Un rapport sur
l'ECCF (Cadre européen de certification de cybersécurité) et de
l’agence de l'ENISA) a été publié qui présente un bilan contrasté.
Concernant l'ENISA, l’agence pour la cybersécurité a rempli l'essentiel
de son mandat, prouvant sa flexibilité lors de crises majeures comme la
pandémie ou la guerre en Ukraine. Elle reste toutefois entravée par un
manque de ressources et des difficultés de recrutement d'experts
spécialisés. Quant au bilan de l'ECCF, il est plus en retrait. Son
impact demeure largement potentiel, faute de schémas de certification
pleinement opérationnels. Sa mise en œuvre a subi des délais majeurs et
des blocages politiques liés à la souveraineté des données.

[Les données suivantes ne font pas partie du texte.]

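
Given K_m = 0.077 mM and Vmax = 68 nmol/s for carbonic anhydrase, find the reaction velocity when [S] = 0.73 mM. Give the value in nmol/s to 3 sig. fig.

61.5 nmol/s

v = Vmax·[S]/(Km + [S]) = 68 × 0.73 / (0.077 + 0.73)
  = 49.64 / 0.8070 = 61.5 nmol/s.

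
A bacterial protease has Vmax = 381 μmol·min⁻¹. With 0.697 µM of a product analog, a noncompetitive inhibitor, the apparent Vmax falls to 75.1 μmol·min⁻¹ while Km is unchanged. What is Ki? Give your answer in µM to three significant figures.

Noncompetitive: Vmax,app = Vmax/α with α = 1 + [I]/Ki.
α = Vmax/Vmax,app = 381/75.1 = 5.073.
Since α = 1 + [I]/Ki, [I]/Ki = 5.073 − 1 = 4.073 and Ki = 0.697/4.073 = 0.171 µM.

0.171 µM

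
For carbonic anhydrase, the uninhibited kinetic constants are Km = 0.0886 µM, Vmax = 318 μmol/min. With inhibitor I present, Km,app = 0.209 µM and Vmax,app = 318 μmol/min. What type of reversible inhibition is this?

Km increases (0.0886 → 0.209 µM) while Vmax is unchanged — the hallmark of competitive inhibition.

competitive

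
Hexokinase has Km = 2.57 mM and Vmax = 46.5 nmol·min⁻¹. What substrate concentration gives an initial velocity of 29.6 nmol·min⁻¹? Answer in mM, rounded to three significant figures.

The required fractional saturation is v/Vmax = 29.6/46.5 = 0.6366.
Then [S]/(Km+[S]) = 0.6366 ⇒ [S] = 2.57 × 0.6366/(1 − 0.6366) = 4.50 mM.

4.50 mM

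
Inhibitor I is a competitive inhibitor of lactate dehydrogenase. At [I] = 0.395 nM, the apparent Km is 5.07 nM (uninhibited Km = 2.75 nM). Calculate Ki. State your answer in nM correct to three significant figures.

0.468 nM

Competitive: Km,app = α·Km with α = 1 + [I]/Ki.
α = Km,app/Km = 5.07/2.75 = 1.844.
Since α = 1 + [I]/Ki, [I]/Ki = 1.844 − 1 = 0.8436 and Ki = 0.395/0.8436 = 0.468 nM.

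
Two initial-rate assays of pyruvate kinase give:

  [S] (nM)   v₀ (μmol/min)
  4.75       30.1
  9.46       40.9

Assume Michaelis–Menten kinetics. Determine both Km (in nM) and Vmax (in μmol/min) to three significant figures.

In reciprocal form, 1/v = (Km/Vmax)·(1/[S]) + 1/Vmax. The two points give (1/[S], 1/v) = (0.2105, 0.03322) and (0.1057, 0.02445).
Slope = (0.03322 − 0.02445)/(0.2105 − 0.1057) = 0.08369; intercept = 0.03322 − 0.08369×0.2105 = 0.01560.
Vmax = 1/intercept = 64.1 μmol/min; Km = slope × Vmax = 0.08369 × 64.1 = 5.36 nM.

Km = 5.36 nM; Vmax = 64.1 μmol/min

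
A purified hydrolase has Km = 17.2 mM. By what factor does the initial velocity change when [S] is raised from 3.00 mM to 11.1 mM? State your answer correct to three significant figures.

The fractional saturations are [S]/(Km+[S]) = 3.00/20.20 = 0.1485 and 11.1/28.30 = 0.3922.
v₂/v₁ is just their ratio: 0.3922/0.1485 = 2.64.

2.64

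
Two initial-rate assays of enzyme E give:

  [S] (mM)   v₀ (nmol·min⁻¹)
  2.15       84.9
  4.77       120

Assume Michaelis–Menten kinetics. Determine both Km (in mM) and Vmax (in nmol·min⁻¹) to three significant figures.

Km = 2.45 mM; Vmax = 182 nmol·min⁻¹

From v = Vmax[S]/(Km+[S]), each point gives Vmax = v(Km+[S])/[S].
Equating: 84.9(Km+2.15)/2.15 = 120(Km+4.77)/4.77.
39.49·Km + 84.9 = 25.16·Km + 120, so (39.49 − 25.16)·Km = 120 − 84.9.
Km = 35.10/14.33 = 2.45 mM; then Vmax = 84.9(2.45+2.15)/2.15 = 182 nmol·min⁻¹.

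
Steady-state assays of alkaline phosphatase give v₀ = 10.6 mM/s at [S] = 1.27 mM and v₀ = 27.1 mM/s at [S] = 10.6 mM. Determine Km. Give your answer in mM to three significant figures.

From v = Vmax[S]/(Km+[S]), each point gives Vmax = v(Km+[S])/[S].
Equating: 10.6(Km+1.27)/1.27 = 27.1(Km+10.6)/10.6.
8.346·Km + 10.6 = 2.557·Km + 27.1, so (8.346 − 2.557)·Km = 27.1 − 10.6.
Km = 16.50/5.790 = 2.85 mM; then Vmax = 10.6(2.85+1.27)/1.27 = 34.4 mM/s.

2.85 mM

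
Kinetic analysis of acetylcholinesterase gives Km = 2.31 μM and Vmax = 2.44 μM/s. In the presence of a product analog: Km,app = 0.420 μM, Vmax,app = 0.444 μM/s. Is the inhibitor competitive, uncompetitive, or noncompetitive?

Both Km and Vmax decrease by the same factor (~5.50-fold) — characteristic of uncompetitive inhibition.

uncompetitive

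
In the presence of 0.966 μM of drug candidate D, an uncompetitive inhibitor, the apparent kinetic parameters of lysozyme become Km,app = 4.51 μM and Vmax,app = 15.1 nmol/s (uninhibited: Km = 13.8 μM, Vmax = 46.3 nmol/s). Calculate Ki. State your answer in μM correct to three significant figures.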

Malgré une
valeur ajoutée européenne reconnue, le rapport préconise une
priorisation stratégique accrue et une révision de la gouvernance pour
transformer ce potentiel en efficacité concrète.

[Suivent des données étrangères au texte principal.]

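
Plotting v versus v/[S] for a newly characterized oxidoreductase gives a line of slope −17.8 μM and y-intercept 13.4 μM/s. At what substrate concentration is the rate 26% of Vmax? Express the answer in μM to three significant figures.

The Eadie–Hofstee slope gives Km = 17.8 μM (slope = −Km).
v/Vmax = [S]/(Km+[S]) = 0.26 ⇒ [S] = Km·0.26/(1−0.26) = 17.8 × 0.3514 = 6.25 μM.

6.25 μM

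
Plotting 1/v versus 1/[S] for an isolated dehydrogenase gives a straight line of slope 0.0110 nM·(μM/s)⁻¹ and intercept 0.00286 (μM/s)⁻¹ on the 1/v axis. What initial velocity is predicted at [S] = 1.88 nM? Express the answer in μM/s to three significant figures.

The y-intercept is 1/Vmax, so Vmax = 1/0.00286 = 350 μM/s.
The slope is Km/Vmax, so Km = 0.0110 × 350 = 3.85 nM.
Then v = 350 × 1.88/(3.85 + 1.88) = 115 μM/s.

115 μM/s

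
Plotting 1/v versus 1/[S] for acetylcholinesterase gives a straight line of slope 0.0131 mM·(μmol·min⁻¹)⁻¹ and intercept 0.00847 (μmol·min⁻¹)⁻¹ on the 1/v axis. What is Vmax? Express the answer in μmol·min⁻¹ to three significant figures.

The y-intercept of a Lineweaver–Burk plot equals 1/Vmax, so Vmax = 1/0.00847 = 118 μmol·min⁻¹.

118 μmol·min⁻¹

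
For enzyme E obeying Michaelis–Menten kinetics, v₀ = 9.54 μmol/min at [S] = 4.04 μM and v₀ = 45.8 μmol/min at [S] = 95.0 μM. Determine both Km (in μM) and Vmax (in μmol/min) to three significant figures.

From v = Vmax[S]/(Km+[S]), each point gives Vmax = v(Km+[S])/[S].
Equating: 9.54(Km+4.04)/4.04 = 45.8(Km+95.0)/95.0.
2.361·Km + 9.54 = 0.4821·Km + 45.8, so (2.361 − 0.4821)·Km = 45.8 − 9.54.
Km = 36.26/1.879 = 19.3 μM; then Vmax = 9.54(19.3+4.04)/4.04 = 55.1 μmol/min.

Km = 19.3 μM; Vmax = 55.1 μmol/min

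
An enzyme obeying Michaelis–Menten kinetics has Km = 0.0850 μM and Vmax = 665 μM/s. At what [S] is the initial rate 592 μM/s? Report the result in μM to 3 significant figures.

0.689 μM

The required fractional saturation is v/Vmax = 592/665 = 0.8902.
Then [S]/(Km+[S]) = 0.8902 ⇒ [S] = 0.0850 × 0.8902/(1 − 0.8902) = 0.689 μM.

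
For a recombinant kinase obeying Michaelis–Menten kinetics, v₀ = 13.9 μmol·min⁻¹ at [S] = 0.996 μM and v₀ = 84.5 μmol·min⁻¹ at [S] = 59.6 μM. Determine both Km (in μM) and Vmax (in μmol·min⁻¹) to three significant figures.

From v = Vmax[S]/(Km+[S]), each point gives Vmax = v(Km+[S])/[S].
Equating: 13.9(Km+0.996)/0.996 = 84.5(Km+59.6)/59.6.
13.96·Km + 13.9 = 1.418·Km + 84.5, so (13.96 − 1.418)·Km = 84.5 − 13.9.
Km = 70.60/12.54 = 5.63 μM; then Vmax = 13.9(5.63+0.996)/0.996 = 92.5 μmol·min⁻¹.

Km = 5.63 μM; Vmax = 92.5 μmol·min⁻¹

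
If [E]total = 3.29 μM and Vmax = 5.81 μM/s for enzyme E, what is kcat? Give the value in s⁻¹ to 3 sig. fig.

1.77 s⁻¹

kcat = Vmax/[E]total = 5.81 μM/s / 3.29 μM = 1.77 s⁻¹.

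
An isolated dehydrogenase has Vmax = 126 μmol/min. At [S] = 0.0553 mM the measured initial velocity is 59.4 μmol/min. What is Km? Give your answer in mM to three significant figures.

v/Vmax = 59.4/126 = 0.4714 = [S]/(Km+[S]).
So Km + [S] = [S]/0.4714 = 0.1173 mM, giving Km = 0.1173 − 0.0553 = 0.0620 mM.

0.0620 mM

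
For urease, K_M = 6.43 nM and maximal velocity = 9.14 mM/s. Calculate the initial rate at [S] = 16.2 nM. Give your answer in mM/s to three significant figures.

6.54 mM/s

[S]/(Km+[S]) = 16.2/22.63 = 0.7159, the fractional saturation.
v = 0.7159 × Vmax = 0.7159 × 9.14 = 6.54 mM/s.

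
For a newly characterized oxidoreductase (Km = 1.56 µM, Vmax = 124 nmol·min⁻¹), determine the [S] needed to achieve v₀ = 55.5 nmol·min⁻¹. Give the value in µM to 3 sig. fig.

1.26 µM

The required fractional saturation is v/Vmax = 55.5/124 = 0.4476.
Then [S]/(Km+[S]) = 0.4476 ⇒ [S] = 1.56 × 0.4476/(1 − 0.4476) = 1.26 µM.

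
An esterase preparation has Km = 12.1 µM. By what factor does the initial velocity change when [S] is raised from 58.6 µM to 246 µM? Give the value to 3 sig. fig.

Since Vmax cancels, v₂/v₁ = [S]₂(Km+[S]₁) / [S]₁(Km+[S]₂).
= 246×(12.1+58.6) / (58.6×(12.1+246)) = 17390/15120 = 1.15.

1.15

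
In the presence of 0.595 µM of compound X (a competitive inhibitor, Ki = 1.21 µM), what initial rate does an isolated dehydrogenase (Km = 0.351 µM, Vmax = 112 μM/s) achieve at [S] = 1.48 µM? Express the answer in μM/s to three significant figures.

α = 1 + [I]/Ki = 1 + 0.595/1.21 = 1.492.
For a competitive inhibitor, Vmax is unchanged and the apparent Km becomes α·Km: Km,app = 0.524 µM, Vmax,app = 112 μM/s.
v = Vmax,app·[S]/(Km,app + [S]) = 112 × 1.48/(0.524 + 1.48) = 82.7 μM/s.

82.7 μM/s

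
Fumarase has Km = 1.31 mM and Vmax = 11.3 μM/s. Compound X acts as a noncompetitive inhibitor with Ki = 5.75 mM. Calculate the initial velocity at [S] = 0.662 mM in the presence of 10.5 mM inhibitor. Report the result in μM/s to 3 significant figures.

α = 1 + [I]/Ki = 1 + 10.5/5.75 = 2.826.
For a noncompetitive inhibitor, Vmax is reduced to Vmax/α while Km is unchanged: Km,app = 1.31 mM, Vmax,app = 4.00 μM/s.
v = Vmax,app·[S]/(Km,app + [S]) = 4.00 × 0.662/(1.31 + 0.662) = 1.34 μM/s.

1.34 μM/s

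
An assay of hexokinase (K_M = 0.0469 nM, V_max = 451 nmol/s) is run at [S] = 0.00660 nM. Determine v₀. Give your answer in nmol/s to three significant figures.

55.6 nmol/s

[S]/(Km+[S]) = 0.00660/0.05350 = 0.1234, the fractional saturation.
v = 0.1234 × Vmax = 0.1234 × 451 = 55.6 nmol/s.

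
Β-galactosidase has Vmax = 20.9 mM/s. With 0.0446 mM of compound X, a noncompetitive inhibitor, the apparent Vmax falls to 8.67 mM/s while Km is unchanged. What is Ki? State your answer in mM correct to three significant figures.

0.0316 mM

Noncompetitive: Vmax,app = Vmax/α with α = 1 + [I]/Ki.
α = Vmax/Vmax,app = 20.9/8.67 = 2.411.
Ki = [I]/(α − 1) = 0.0446/1.411 = 0.0316 mM.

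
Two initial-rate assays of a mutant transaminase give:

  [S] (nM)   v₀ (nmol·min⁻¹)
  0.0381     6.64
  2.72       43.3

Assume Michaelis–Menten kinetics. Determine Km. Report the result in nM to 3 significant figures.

From v = Vmax[S]/(Km+[S]), each point gives Vmax = v(Km+[S])/[S].
Equating: 6.64(Km+0.0381)/0.0381 = 43.3(Km+2.72)/2.72.
174.3·Km + 6.64 = 15.92·Km + 43.3, so (174.3 − 15.92)·Km = 43.3 − 6.64.
Km = 36.66/158.4 = 0.231 nM; then Vmax = 6.64(0.231+0.0381)/0.0381 = 47.0 nmol·min⁻¹.

0.231 nM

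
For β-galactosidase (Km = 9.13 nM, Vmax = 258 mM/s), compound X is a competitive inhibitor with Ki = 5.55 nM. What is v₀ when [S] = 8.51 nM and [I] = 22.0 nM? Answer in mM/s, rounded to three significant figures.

40.8 mM/s

α = 1 + [I]/Ki = 1 + 22.0/5.55 = 4.964.
For a competitive inhibitor, Vmax is unchanged and the apparent Km becomes α·Km: Km,app = 45.3 nM, Vmax,app = 258 mM/s.
v = Vmax,app·[S]/(Km,app + [S]) = 258 × 8.51/(45.3 + 8.51) = 40.8 mM/s.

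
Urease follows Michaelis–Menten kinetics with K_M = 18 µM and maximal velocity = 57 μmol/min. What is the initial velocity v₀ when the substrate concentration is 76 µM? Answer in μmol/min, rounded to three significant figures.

[S]/(Km+[S]) = 76/94.00 = 0.8085, the fractional saturation.
v = 0.8085 × Vmax = 0.8085 × 57 = 46.1 μmol/min.

46.1 μmol/min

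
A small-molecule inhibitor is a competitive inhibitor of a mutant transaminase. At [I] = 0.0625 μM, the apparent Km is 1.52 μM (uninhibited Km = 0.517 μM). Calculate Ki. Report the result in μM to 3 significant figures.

Competitive: Km,app = α·Km with α = 1 + [I]/Ki.
α = Km,app/Km = 1.52/0.517 = 2.940.
Since α = 1 + [I]/Ki, [I]/Ki = 2.940 − 1 = 1.940 and Ki = 0.0625/1.940 = 0.0322 μM.

0.0322 μM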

Quels sont les éléments principaux du rapport ?
L'évaluation
de l'ENISA pour la période 2017-2023 met en évidence son rôle crucial
en tant qu'acteur central de la cybersécurité en Europe. L'agence est
saluée pour sa flexibilité opérationnelle, sa capacité à fédérer les
États membres et la qualité de son expertise technique. Ceci dit,
l'évaluation de l'ENISA pour la période 2017-2023 identifie plusieurs
points d'amélioration et défis structurels qui limitent l'impact de
l'agence. Les critiques portent principalement sur le manque de
ressources, les difficultés de recrutement et une visibilité
insuffisante auprès du secteur privé.
Quant au bilan de l'ECCF
(Cadre européen de certification de cybersécurité) pour la période
2017-2023, il met en avant plusieurs avancées stratégiques, bien que le
cadre soit encore dans une phase de transition où son potentiel est jugé
plus important que ses réalisations pratiques immédiates. Bien que
l’ECCF soit considéré comme un outil prometteur, son bilan pour la
période 2017-2023 révèle des faiblesses majeures, notamment des délais
excessifs, une politisation des débats techniques et une fragmentation
persistante du marché.
Qu’est-ce que le Cadre européen de certification de cybersécurité (ECCF) ?
Le
Cadre européen de certification de cybersécurité (ECCF) est un système
institué par le Règlement sur la cybersécurité (Cybersecurity Act - CSA)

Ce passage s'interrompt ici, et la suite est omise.